Data source: Yardeni Research, YCharts. The chart details historical S&P 500 gains during the two-year period following the onset of new bull markets.

As shown above, the S&P 500 gained an average of 61.1% during the two-year period following the onset of past bull markets. That average can be applied to the current bull market to make a somewhat educated guess about the stock market's trajectory. Specifically, the S&P 500 is up 36.1% since the current bull market started on Oct. 12, 2022. That implies upside of 25% through October 2024.

To be clear, that number is an estimate. Past results are never a guarantee of future returns. Every bull market is defined by unique circumstances. For example, the current bull market was preceded by a global pandemic unlike anything the world had seen in over a century. The fallout from that event -- supply chain chaos, government stimulus payments, rampant inflation, and rapid interest rate increases -- means the stock market may not perform as history suggests.

That said, investors can still learn something from the chart. The S&P 500 tends to rebound quickly once a bear market ends. Unfortunately, it is impossible to recognize the end of a bear market in real time because the S&P 500 must reach a new high before the bear market has conclusively run its course. That means market-timing strategies are prone to failure.

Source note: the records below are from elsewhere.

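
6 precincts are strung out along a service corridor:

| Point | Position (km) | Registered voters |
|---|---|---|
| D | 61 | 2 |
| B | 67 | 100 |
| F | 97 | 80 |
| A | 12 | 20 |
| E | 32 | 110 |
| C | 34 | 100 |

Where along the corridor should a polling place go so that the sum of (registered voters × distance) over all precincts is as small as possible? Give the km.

For a sum of weighted absolute distances on a line, the optimum is the weighted median (not the mean). Total weight W = 412; half-weight = 206.
Sort by position and accumulate weight:
  km 12 (A, w=20) → cum 20
  km 32 (E, w=110) → cum 130
  km 34 (C, w=100) → cum 230  ≥ 206 → median here
  km 61 (D, w=2) → cum 232
  km 67 (B, w=100) → cum 332
  km 97 (F, w=80) → cum 412
Optimal location: km 34.

x = 34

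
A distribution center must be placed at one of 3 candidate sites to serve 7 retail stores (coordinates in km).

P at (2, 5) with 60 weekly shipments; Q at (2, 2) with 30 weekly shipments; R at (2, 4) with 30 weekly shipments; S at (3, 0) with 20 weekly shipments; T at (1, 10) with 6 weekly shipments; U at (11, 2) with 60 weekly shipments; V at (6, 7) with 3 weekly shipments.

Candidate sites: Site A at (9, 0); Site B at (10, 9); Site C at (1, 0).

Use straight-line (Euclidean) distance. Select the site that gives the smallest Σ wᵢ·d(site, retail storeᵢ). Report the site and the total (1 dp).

Total weighted distance at each candidate:
  Site A (9, 0): total = 1365.8
  Site B (10, 9): total = 1858.6
  Site C (1, 0): total = 1234.4
Minimum is at Site C with total 1234.4 km.

Site C, total 1234.4 km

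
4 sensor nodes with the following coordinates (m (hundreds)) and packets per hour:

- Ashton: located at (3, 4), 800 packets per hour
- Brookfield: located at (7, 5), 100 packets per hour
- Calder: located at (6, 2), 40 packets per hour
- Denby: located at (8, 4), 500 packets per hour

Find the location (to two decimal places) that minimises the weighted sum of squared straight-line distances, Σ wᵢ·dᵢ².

The minimiser of Σwᵢ‖p−pᵢ‖² is the weighted centroid p* = (Σwᵢpᵢ)/(Σwᵢ).
Σwᵢ = 1440.
Σwᵢxᵢ = 800·3 + 100·7 + 40·6 + 500·8 = 7340.
Σwᵢyᵢ = 800·4 + 100·5 + 40·2 + 500·4 = 5780.
x* = 7340/1440 = 5.10, y* = 5780/1440 = 4.01.

(5.10, 4.01)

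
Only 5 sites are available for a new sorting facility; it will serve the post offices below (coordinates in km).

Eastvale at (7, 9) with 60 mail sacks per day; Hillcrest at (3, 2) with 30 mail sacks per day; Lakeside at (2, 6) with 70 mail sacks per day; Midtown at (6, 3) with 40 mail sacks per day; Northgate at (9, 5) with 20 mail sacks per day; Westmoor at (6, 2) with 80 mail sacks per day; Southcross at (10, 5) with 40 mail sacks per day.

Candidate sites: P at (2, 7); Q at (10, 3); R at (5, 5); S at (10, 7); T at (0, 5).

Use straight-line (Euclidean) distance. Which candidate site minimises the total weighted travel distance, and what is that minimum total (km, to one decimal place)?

Total weighted distance at each candidate:
  P (2, 7): total = 1760.1
  Q (10, 3): total = 1827.3
  R (5, 5): total = 1220.3
  S (10, 7): total = 1902.0
  T (0, 5): total = 2137.2
Minimum is at R with total 1220.3 km.

R, total 1220.3 km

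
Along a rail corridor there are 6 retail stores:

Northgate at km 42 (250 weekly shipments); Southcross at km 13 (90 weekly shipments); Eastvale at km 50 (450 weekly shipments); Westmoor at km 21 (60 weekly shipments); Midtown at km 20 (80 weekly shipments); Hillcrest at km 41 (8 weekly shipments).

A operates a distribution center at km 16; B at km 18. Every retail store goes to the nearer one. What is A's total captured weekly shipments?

The indifferent point is the midpoint (16+18)/2 = 17; retail stores left of it (closer to A at 16) go to A, those right go to B.
  Southcross at 13 (w=90) → A
  Midtown at 20 (w=80) → B
  Westmoor at 21 (w=60) → B
  Hillcrest at 41 (w=8) → B
  Northgate at 42 (w=250) → B
  Eastvale at 50 (w=450) → B
A captures 90; B captures 848.

90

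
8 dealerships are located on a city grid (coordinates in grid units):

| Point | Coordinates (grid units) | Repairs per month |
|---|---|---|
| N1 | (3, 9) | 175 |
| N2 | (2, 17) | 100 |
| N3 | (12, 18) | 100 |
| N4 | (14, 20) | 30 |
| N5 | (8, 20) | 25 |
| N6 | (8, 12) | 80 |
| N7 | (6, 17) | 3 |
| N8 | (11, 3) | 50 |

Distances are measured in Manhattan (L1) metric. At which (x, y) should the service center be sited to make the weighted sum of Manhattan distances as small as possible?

Manhattan distance separates: Σwᵢ(|x−xᵢ|+|y−yᵢ|) = Σwᵢ|x−xᵢ| + Σwᵢ|y−yᵢ|, so x and y are optimised independently as 1-D weighted medians.
Total weight W = 563; half = 281.5.
x-coordinate, sorted with cumulative weight:
  x=2 (N2, w=100) cum 100
  x=3 (N1, w=175) cum 275
  x=6 (N7, w=3) cum 278
  x=8 (N5, w=25) cum 303  ← median
  x=8 (N6, w=80) cum 383
  x=11 (N8, w=50) cum 433
  x=12 (N3, w=100) cum 533
  x=14 (N4, w=30) cum 563
⇒ x* = 8
y-coordinate, sorted with cumulative weight:
  y=3 (N8, w=50) cum 50
  y=9 (N1, w=175) cum 225
  y=12 (N6, w=80) cum 305  ← median
  y=17 (N2, w=100) cum 405
  y=17 (N7, w=3) cum 408
  y=18 (N3, w=100) cum 508
  y=20 (N4, w=30) cum 538
  y=20 (N5, w=25) cum 563
⇒ y* = 12

(8, 12)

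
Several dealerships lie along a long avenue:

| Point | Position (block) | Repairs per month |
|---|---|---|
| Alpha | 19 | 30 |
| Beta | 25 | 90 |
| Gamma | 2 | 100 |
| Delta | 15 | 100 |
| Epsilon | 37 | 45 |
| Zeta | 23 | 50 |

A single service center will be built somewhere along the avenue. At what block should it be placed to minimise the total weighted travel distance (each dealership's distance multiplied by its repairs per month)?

x = 19

For a sum of weighted absolute distances on a line, the optimum is the weighted median (not the mean). Total weight W = 415; half-weight = 207.5.
Sort by position and accumulate weight:
  block 2 (Gamma, w=100) → cum 100
  block 15 (Delta, w=100) → cum 200
  block 19 (Alpha, w=30) → cum 230  ≥ 207.5 → median here
  block 23 (Zeta, w=50) → cum 280
  block 25 (Beta, w=90) → cum 370
  block 37 (Epsilon, w=45) → cum 415
Optimal location: block 19.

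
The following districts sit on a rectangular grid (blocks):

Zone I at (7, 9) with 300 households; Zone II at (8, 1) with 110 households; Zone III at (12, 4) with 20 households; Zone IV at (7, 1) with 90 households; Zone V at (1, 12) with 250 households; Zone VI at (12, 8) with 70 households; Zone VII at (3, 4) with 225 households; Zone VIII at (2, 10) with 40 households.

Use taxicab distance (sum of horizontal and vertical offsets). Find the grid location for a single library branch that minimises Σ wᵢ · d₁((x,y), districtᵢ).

(7, 9)

Manhattan distance separates: Σwᵢ(|x−xᵢ|+|y−yᵢ|) = Σwᵢ|x−xᵢ| + Σwᵢ|y−yᵢ|, so x and y are optimised independently as 1-D weighted medians.
Total weight W = 1105; half = 552.5.
x-coordinate, sorted with cumulative weight:
  x=1 (Zone V, w=250) cum 250
  x=2 (Zone VIII, w=40) cum 290
  x=3 (Zone VII, w=225) cum 515
  x=7 (Zone I, w=300) cum 815  ← median
  x=7 (Zone IV, w=90) cum 905
  x=8 (Zone II, w=110) cum 1015
  x=12 (Zone III, w=20) cum 1035
  x=12 (Zone VI, w=70) cum 1105
⇒ x* = 7
y-coordinate, sorted with cumulative weight:
  y=1 (Zone II, w=110) cum 110
  y=1 (Zone IV, w=90) cum 200
  y=4 (Zone III, w=20) cum 220
  y=4 (Zone VII, w=225) cum 445
  y=8 (Zone VI, w=70) cum 515
  y=9 (Zone I, w=300) cum 815  ← median
  y=10 (Zone VIII, w=40) cum 855
  y=12 (Zone V, w=250) cum 1105
⇒ y* = 9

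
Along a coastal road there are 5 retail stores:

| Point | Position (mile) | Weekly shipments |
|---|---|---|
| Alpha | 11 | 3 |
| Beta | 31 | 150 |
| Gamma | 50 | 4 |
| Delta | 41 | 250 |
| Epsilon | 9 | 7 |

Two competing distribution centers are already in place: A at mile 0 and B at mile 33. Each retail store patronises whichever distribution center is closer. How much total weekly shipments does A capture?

10

The indifferent point is the midpoint (0+33)/2 = 16.5; retail stores left of it (closer to A at 0) go to A, those right go to B.
  Epsilon at 9 (w=7) → A
  Alpha at 11 (w=3) → A
  Beta at 31 (w=150) → B
  Delta at 41 (w=250) → B
  Gamma at 50 (w=4) → B
A captures 10; B captures 404.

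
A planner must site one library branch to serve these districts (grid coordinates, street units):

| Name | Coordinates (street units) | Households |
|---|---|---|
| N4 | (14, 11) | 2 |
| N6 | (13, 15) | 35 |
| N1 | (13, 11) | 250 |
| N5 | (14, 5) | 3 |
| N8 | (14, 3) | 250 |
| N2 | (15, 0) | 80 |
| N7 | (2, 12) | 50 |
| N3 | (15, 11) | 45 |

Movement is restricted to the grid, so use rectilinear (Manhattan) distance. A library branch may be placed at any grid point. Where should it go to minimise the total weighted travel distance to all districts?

Manhattan distance separates: Σwᵢ(|x−xᵢ|+|y−yᵢ|) = Σwᵢ|x−xᵢ| + Σwᵢ|y−yᵢ|, so x and y are optimised independently as 1-D weighted medians.
Total weight W = 715; half = 357.5.
x-coordinate, sorted with cumulative weight:
  x=2 (N7, w=50) cum 50
  x=13 (N6, w=35) cum 85
  x=13 (N1, w=250) cum 335
  x=14 (N4, w=2) cum 337
  x=14 (N5, w=3) cum 340
  x=14 (N8, w=250) cum 590  ← median
  x=15 (N2, w=80) cum 670
  x=15 (N3, w=45) cum 715
⇒ x* = 14
y-coordinate, sorted with cumulative weight:
  y=0 (N2, w=80) cum 80
  y=3 (N8, w=250) cum 330
  y=5 (N5, w=3) cum 333
  y=11 (N4, w=2) cum 335
  y=11 (N1, w=250) cum 585  ← median
  y=11 (N3, w=45) cum 630
  y=12 (N7, w=50) cum 680
  y=15 (N6, w=35) cum 715
⇒ y* = 11

(14, 11)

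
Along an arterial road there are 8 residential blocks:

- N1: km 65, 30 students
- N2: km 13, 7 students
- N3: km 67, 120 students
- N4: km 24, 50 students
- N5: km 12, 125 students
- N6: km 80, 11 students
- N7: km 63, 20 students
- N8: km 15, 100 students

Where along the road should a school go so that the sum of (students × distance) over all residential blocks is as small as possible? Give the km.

x = 15

For a sum of weighted absolute distances on a line, the optimum is the weighted median (not the mean). Total weight W = 463; half-weight = 231.5.
Sort by position and accumulate weight:
  km 12 (N5, w=125) → cum 125
  km 13 (N2, w=7) → cum 132
  km 15 (N8, w=100) → cum 232  ≥ 231.5 → median here
  km 24 (N4, w=50) → cum 282
  km 63 (N7, w=20) → cum 302
  km 65 (N1, w=30) → cum 332
  km 67 (N3, w=120) → cum 452
  km 80 (N6, w=11) → cum 463
Optimal location: km 15.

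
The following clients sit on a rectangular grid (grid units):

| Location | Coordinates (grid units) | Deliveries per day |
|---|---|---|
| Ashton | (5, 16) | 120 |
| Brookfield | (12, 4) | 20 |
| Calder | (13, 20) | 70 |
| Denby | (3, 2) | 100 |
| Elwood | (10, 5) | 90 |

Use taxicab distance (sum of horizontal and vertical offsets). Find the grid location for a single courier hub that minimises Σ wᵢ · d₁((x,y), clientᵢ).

(5, 5)

Manhattan distance separates: Σwᵢ(|x−xᵢ|+|y−yᵢ|) = Σwᵢ|x−xᵢ| + Σwᵢ|y−yᵢ|, so x and y are optimised independently as 1-D weighted medians.
Total weight W = 400; half = 200.
x-coordinate, sorted with cumulative weight:
  x=3 (Denby, w=100) cum 100
  x=5 (Ashton, w=120) cum 220  ← median
  x=10 (Elwood, w=90) cum 310
  x=12 (Brookfield, w=20) cum 330
  x=13 (Calder, w=70) cum 400
⇒ x* = 5
y-coordinate, sorted with cumulative weight:
  y=2 (Denby, w=100) cum 100
  y=4 (Brookfield, w=20) cum 120
  y=5 (Elwood, w=90) cum 210  ← median
  y=16 (Ashton, w=120) cum 330
  y=20 (Calder, w=70) cum 400
⇒ y* = 5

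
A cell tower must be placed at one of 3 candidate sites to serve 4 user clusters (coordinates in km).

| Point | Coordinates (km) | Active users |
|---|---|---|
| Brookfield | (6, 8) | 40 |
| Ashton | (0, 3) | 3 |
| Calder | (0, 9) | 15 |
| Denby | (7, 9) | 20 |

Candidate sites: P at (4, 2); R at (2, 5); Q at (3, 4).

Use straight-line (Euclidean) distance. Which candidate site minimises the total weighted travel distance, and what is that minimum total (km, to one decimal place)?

R, total 403.6 km

Total weighted distance at each candidate:
  P (4, 2): total = 538.6
  R (2, 5): total = 403.6
  Q (3, 4): total = 425.0
Minimum is at R with total 403.6 km.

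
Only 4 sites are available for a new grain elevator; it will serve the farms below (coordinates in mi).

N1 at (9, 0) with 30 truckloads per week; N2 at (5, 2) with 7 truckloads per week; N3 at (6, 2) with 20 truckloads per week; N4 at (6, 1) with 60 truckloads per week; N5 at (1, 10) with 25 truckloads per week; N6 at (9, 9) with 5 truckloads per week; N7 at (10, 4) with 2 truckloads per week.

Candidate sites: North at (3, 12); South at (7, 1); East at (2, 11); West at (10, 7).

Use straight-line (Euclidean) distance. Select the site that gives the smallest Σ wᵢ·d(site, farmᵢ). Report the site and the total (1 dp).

South, total 491.2 mi

Total weighted distance at each candidate:
  North (3, 12): total = 1492.3
  South (7, 1): total = 491.2
  East (2, 11): total = 1393.8
  West (10, 7): total = 1076.7
Minimum is at South with total 491.2 mi.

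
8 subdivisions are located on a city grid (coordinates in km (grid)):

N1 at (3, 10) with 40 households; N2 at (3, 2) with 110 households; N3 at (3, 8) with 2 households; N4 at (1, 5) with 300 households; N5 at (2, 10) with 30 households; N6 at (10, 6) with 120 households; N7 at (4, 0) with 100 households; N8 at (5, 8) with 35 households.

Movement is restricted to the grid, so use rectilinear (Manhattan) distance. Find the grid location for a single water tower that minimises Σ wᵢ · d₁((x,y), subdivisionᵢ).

(3, 5)

Manhattan distance separates: Σwᵢ(|x−xᵢ|+|y−yᵢ|) = Σwᵢ|x−xᵢ| + Σwᵢ|y−yᵢ|, so x and y are optimised independently as 1-D weighted medians.
Total weight W = 737; half = 368.5.
x-coordinate, sorted with cumulative weight:
  x=1 (N4, w=300) cum 300
  x=2 (N5, w=30) cum 330
  x=3 (N1, w=40) cum 370  ← median
  x=3 (N2, w=110) cum 480
  x=3 (N3, w=2) cum 482
  x=4 (N7, w=100) cum 582
  x=5 (N8, w=35) cum 617
  x=10 (N6, w=120) cum 737
⇒ x* = 3
y-coordinate, sorted with cumulative weight:
  y=0 (N7, w=100) cum 100
  y=2 (N2, w=110) cum 210
  y=5 (N4, w=300) cum 510  ← median
  y=6 (N6, w=120) cum 630
  y=8 (N3, w=2) cum 632
  y=8 (N8, w=35) cum 667
  y=10 (N1, w=40) cum 707
  y=10 (N5, w=30) cum 737
⇒ y* = 5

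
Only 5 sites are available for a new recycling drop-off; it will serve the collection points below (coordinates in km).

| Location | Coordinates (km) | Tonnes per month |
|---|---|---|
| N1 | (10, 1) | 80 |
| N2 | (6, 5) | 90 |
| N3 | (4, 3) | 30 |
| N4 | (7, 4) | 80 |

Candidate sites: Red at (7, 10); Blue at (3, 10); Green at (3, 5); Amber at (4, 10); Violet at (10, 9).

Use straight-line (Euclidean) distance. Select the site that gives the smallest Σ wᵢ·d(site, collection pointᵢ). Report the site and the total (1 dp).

Total weighted distance at each candidate:
  Red (7, 10): total = 1926.3
  Blue (3, 10): total = 2225.9
  Green (3, 5): total = 1311.9
  Amber (4, 10): total = 2096.7
  Violet (10, 9): total = 1870.2
Minimum is at Green with total 1311.9 km.

Green, total 1311.9 km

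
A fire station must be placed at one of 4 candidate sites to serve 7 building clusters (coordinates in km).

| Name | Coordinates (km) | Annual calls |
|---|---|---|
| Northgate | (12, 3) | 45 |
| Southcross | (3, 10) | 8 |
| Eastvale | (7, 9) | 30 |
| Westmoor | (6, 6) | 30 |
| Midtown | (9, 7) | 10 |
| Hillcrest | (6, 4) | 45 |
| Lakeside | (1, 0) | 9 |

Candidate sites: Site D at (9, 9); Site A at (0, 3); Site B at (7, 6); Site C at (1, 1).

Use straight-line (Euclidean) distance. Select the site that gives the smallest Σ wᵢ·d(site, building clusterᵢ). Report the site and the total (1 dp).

Total weighted distance at each candidate:
  Site D (9, 9): total = 928.6
  Site A (0, 3): total = 1479.4
  Site B (7, 6): total = 627.0
  Site C (1, 1): total = 1460.4
Minimum is at Site B with total 627.0 km.

Site B, total 627.0 km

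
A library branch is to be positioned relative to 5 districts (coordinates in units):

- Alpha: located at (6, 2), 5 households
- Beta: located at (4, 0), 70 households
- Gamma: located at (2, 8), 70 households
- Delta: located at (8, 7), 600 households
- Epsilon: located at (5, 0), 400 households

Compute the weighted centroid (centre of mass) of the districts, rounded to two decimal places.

(6.33, 4.17)

The minimiser of Σwᵢ‖p−pᵢ‖² is the weighted centroid p* = (Σwᵢpᵢ)/(Σwᵢ).
Σwᵢ = 1145.
Σwᵢxᵢ = 5·6 + 70·4 + 70·2 + 600·8 + 400·5 = 7250.
Σwᵢyᵢ = 5·2 + 70·0 + 70·8 + 600·7 + 400·0 = 4770.
x* = 7250/1145 = 6.33, y* = 4770/1145 = 4.17.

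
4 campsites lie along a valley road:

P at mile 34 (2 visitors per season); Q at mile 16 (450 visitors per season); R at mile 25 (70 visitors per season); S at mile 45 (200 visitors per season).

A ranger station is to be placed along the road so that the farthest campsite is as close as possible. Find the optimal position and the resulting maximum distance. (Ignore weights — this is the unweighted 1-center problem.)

The 1-center on a line is the midpoint of the two extreme points: leftmost at 16, rightmost at 45.
Optimal location = (16 + 45)/2 = 30.5; maximum distance = (45 − 16)/2 = 14.5.

location 30.5, max distance 14.5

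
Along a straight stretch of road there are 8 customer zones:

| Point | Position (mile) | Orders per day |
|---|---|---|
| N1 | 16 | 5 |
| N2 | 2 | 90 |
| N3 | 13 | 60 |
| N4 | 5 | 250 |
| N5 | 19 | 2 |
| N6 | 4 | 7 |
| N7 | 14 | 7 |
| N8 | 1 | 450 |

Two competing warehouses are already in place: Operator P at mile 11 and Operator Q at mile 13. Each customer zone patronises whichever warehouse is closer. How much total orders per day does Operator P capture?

The indifferent point is the midpoint (11+13)/2 = 12; customer zones left of it (closer to Operator P at 11) go to Operator P, those right go to Operator Q.
  N8 at 1 (w=450) → Operator P
  N2 at 2 (w=90) → Operator P
  N6 at 4 (w=7) → Operator P
  N4 at 5 (w=250) → Operator P
  N3 at 13 (w=60) → Operator Q
  N7 at 14 (w=7) → Operator Q
  N1 at 16 (w=5) → Operator Q
  N5 at 19 (w=2) → Operator Q
Operator P captures 797; Operator Q captures 74.

797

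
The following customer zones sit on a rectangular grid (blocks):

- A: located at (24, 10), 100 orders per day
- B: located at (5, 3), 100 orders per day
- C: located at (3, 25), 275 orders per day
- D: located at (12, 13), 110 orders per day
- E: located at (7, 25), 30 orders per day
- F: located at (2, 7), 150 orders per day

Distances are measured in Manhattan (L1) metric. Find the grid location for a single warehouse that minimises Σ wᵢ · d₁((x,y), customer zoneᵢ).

Manhattan distance separates: Σwᵢ(|x−xᵢ|+|y−yᵢ|) = Σwᵢ|x−xᵢ| + Σwᵢ|y−yᵢ|, so x and y are optimised independently as 1-D weighted medians.
Total weight W = 765; half = 382.5.
x-coordinate, sorted with cumulative weight:
  x=2 (F, w=150) cum 150
  x=3 (C, w=275) cum 425  ← median
  x=5 (B, w=100) cum 525
  x=7 (E, w=30) cum 555
  x=12 (D, w=110) cum 665
  x=24 (A, w=100) cum 765
⇒ x* = 3
y-coordinate, sorted with cumulative weight:
  y=3 (B, w=100) cum 100
  y=7 (F, w=150) cum 250
  y=10 (A, w=100) cum 350
  y=13 (D, w=110) cum 460  ← median
  y=25 (C, w=275) cum 735
  y=25 (E, w=30) cum 765
⇒ y* = 13

(3, 13)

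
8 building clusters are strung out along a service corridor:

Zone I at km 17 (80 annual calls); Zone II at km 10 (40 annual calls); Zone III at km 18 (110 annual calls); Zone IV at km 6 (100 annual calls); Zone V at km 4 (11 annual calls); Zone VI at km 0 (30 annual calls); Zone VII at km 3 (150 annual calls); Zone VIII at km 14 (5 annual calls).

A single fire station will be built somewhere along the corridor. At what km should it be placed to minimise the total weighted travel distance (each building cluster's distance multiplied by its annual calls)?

For a sum of weighted absolute distances on a line, the optimum is the weighted median (not the mean). Total weight W = 526; half-weight = 263.
Sort by position and accumulate weight:
  km 0 (Zone VI, w=30) → cum 30
  km 3 (Zone VII, w=150) → cum 180
  km 4 (Zone V, w=11) → cum 191
  km 6 (Zone IV, w=100) → cum 291  ≥ 263 → median here
  km 10 (Zone II, w=40) → cum 331
  km 14 (Zone VIII, w=5) → cum 336
  km 17 (Zone I, w=80) → cum 416
  km 18 (Zone III, w=110) → cum 526
Optimal location: km 6.

x = 6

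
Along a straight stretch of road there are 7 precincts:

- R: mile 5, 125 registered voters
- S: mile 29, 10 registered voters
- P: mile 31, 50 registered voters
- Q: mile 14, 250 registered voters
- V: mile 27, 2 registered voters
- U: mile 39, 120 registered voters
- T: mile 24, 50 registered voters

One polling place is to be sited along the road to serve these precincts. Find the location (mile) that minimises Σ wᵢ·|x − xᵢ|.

For a sum of weighted absolute distances on a line, the optimum is the weighted median (not the mean). Total weight W = 607; half-weight = 303.5.
Sort by position and accumulate weight:
  mile 5 (R, w=125) → cum 125
  mile 14 (Q, w=250) → cum 375  ≥ 303.5 → median here
  mile 24 (T, w=50) → cum 425
  mile 27 (V, w=2) → cum 427
  mile 29 (S, w=10) → cum 437
  mile 31 (P, w=50) → cum 487
  mile 39 (U, w=120) → cum 607
Optimal location: mile 14.

x = 14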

For instance, the current bull market started on Oct. 12, 2022, but that wasn't clear until Jan. 19, 2024. The S&P 500 returned 36.1% between those points in time. So investors missed out on substantial gains if they waited for definitive proof that the previous bear market was over. To that end, the most prudent strategy is to stay invested through good times and bad times.

A more prudent way to think about future stock market returns

Investors trying to forecast future stock market returns should consider the performance of the S&P 500 across all market environments. For instance, the index gained 1,730% over the last three decades, compounding at 10.1% annually. Importantly, the S&P 500 achieved those returns despite suffering four bear markets and three recessions.

To that end, investors can reasonably expect similar returns in the future. That does not mean the S&P 500 will go up 10% every year, but an average return of 10% per year is likely over long periods of time. From that point of view, there is never a wrong time to buy good stocks at reasonable prices.